Between April and July of 1994 — one hundred days — between 500,000 and one million Tutsi and moderate Hutu Rwandans were killed by their neighbours, mostly with machetes, in a genocide that had been openly planned for years. The trigger was the shooting-down of the president's plane on April 6; the killing began within hours, too fast and too organized to be spontaneous. The radio station RTLM broadcast lists of names and addresses and called the victims inyenzi — cockroaches. The killings were organized, denounced in advance by human rights groups, and televised in real time. The United Nations had peacekeepers on the ground under General Roméo Dallaire. They were ordered not to intervene.
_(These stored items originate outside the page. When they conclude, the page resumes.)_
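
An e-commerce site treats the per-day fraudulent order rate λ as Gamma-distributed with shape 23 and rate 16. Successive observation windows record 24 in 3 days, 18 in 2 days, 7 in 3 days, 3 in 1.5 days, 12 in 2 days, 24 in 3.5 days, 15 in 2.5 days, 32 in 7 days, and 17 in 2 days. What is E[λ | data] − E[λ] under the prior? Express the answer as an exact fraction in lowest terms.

Total count: 24 + 18 + 7 + 3 + 12 + 24 + 15 + 32 + 17 = 152.
Total exposure: 3 + 2 + 3 + 1.5 + 2 + 3.5 + 2.5 + 7 + 2 = 26.5 days.
The Gamma prior is conjugate for the Poisson rate, so λ | data ~ Gamma(23+152, 16+26.5) = Gamma(175, 85/2).
Posterior mean = 175/(85/2) = 70/17; prior mean = 23/16 = 23/16. Difference = 70/17 − 23/16 = 729/272.

729/272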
The United States, still emotionally raw from Mogadishu the previous October, refused to even call the killings genocide because doing so would have triggered legal obligations to act.
Rwanda is the case study of how the international system handles a genocide it sees coming, watches happen, and chooses not to stop. The Belgian colonial administration had sharpened a fluid Hutu-Tutsi distinction into a quasi-racial caste system, issuing identity cards that fixed each Rwandan's group; independence-era Hutu nationalists had inverted and weaponized it to organize political power. The 1994 killings were not a sudden eruption but the implementation of a plan — militias called the Interahamwe had been armed and rehearsed in advance. As the slaughter began, the UN withdrew most of its force rather than reinforce it. The world's reaction afterwards — UN reform, the 'Responsibility to Protect' doctrine, the ad hoc International Criminal Tribunal for Rwanda — was the moral and institutional response to having watched. More lastingly, the permanent International Criminal Court, whose 1998 Rome Statute was driven in part by the post-Rwandan conviction that some kind of standing legal architecture had to exist for these crimes. Rwanda itself, under Paul Kagame's authoritarian post-genocide government, achieved one of Africa's fastest economic recoveries and pioneered the community gacaca courts to try the accused — at the price of a political openness it has not been willing to allow.
Every subsequent atrocity — Darfur, Syria, Myanmar, Tigray, Gaza — has been measured against Rwanda as the floor of what the international community failed to prevent. Bill Clinton later called his inaction the worst regret of his presidency. The phrase 'never again' was first used after the Holocaust; after Rwanda, it has been invoked after every subsequent failure, until it reads less as a vow than as an epitaph. The pattern — early warning ignored, legal triggers dodged, intervention arriving too late or not at all — has not been encouraging.